This story originally printed in Writers' Bloc, Volume IV, 1990, pages 46-7.

Prankland

It wasn't legal.

It wasn't as bad as murder, and it wasn't as bad as littering.

People did it all the time. Not that they chose to, but they had no other choice but to.

Me and my friends spent the night in a deserted tunnel, in the middle of a deserted field, in the middle of a deserted valley, in the middle of two very busy freeways.

We called it Prankland, named after my friends' music group the Merry Pranksters, who were named after Ken Kesey's travelling men.

We did it on the coldest night of the year (according to us) and it was raining too. We wanted to pass the test. A test of many things. A test not to turn back, to stay dry, to survive, and to not get caught by our parents. Or the police.

We packed everything we thought we would need for a campout in the rain, that would still pass for a sleepover at a friend's house. Blankets. Clothes. Beans? Lantern?

We even brought a tape player, eight tapes, and six dead batteries.

To get to Prankland you have to follow railroad tracks. Two miles of railroad tracks. They ran alongside the MAX tracks, and come complete with three hundred car 10,000 ton locomotives. While one walks these tracks at night, scenes of Stand By Me flash through your head. Conversations are limited to, "Matt, if I got hit by a train, well, not hit by a train but like it rolled over my leg and squished it off or something, would you go get help, or try and stop the bleeding, or maybe pass out or something?"

"Shut up."

When we got to Prankland the rain came down harder than before, turning all the grooves in the earth into mud saturated rivers. The tunnel was dry, and we quickly ran and hid inside.

The tunnel is an object surrounded with mystery. Who built it? The city. Where did it come from? It came from cement mixers. And the final question: Why did the city build a large tunnel in the middle of a field between two freeways? We knew it wasn't for five teenage boys to spend the night in.

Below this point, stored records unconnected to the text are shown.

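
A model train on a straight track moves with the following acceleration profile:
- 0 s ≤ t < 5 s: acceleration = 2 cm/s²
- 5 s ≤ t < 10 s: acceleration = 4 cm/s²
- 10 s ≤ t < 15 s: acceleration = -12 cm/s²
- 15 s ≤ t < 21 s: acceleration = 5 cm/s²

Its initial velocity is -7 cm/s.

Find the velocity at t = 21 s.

Δv equals the area under the a-t graph; then v = v₀ + Δv.
0–5 s: 2 × 5 = 10 cm/s
5–10 s: 4 × 5 = 20 cm/s
10–15 s: -12 × 5 = -60 cm/s
15–21 s: 5 × 6 = 30 cm/s
Δv = 0 cm/s, so v(21) = -7 + (0) = -7 cm/s.

-7 cm/s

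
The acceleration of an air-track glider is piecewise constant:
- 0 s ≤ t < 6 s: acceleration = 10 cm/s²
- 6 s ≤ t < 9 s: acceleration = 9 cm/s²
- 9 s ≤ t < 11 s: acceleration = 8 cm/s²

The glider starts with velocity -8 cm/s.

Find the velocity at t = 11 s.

Δv equals the area under the a-t graph; then v = v₀ + Δv.
0–6 s: 10 × 6 = 60 cm/s
6–9 s: 9 × 3 = 27 cm/s
9–11 s: 8 × 2 = 16 cm/s
Δv = 103 cm/s, so v(11) = -8 + (103) = 95 cm/s.

95 cm/s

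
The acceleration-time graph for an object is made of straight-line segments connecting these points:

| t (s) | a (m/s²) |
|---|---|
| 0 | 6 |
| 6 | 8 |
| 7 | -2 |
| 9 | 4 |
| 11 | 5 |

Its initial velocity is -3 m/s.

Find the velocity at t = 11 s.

Δv equals the area under the a-t graph; then v = v₀ + Δv.
0–6 s: ½(6 + 8)(6) = 42 m/s
6–7 s: ½(8 + -2)(1) = 3 m/s
7–9 s: ½(-2 + 4)(2) = 2 m/s
9–11 s: ½(4 + 5)(2) = 9 m/s
Δv = 56 m/s, so v(11) = -3 + (56) = 53 m/s.

53 m/s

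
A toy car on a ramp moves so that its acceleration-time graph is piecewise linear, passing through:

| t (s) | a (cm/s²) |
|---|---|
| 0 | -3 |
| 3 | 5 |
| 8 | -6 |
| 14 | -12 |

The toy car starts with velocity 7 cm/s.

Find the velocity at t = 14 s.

Δv equals the area under the a-t graph; then v = v₀ + Δv.
0–3 s: ½(-3 + 5)(3) = 3 cm/s
3–8 s: ½(5 + -6)(5) = -2.5 cm/s
8–14 s: ½(-6 + -12)(6) = -54 cm/s
Δv = -53.5 cm/s, so v(14) = 7 + (-53.5) = -46.5 cm/s.

-46.5 cm/s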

Other people had been here before, evidence like old sleeping bags, old boots, and old Playboy magazines which we burned to keep warm. Or didn't burn to keep warm.

The fire was started mainly from 27 books of matches we had accumulated. Strangely enough the tunnel was full of wood, dry wood. As if a tree grew on the floor of the tunnel, died, and chopped itself into fire-size pieces. We cooked hot dogs over the fire on a piece of a Fred Meyer shopping cart. It made a perfect grill.

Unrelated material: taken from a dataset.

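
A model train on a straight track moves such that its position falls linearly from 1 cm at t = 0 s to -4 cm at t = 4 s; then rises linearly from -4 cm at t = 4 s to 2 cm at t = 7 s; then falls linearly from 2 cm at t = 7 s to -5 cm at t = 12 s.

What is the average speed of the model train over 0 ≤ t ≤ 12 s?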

We didn't tell ghost stories that night. We told crazy bum attacking us because we burned all their magazines stories.

I'd rather not go into the coldness of that night. It was impossible to explain. It's like when your tongue freezes to a popsicle and you can't get it unstuck because its frozen there and slowly making your whole body go numb. And no I won't come over and share body heat with you.

The next morning our teeth chattered viciously, no walking home along the tracks for us. We thanked the gods of warm public transportation and took Max.

What did we learn? We learned we were all stupid for going on this adventure, and we learned what a winter night was like for someone without a comfortable home to go back to the next morning.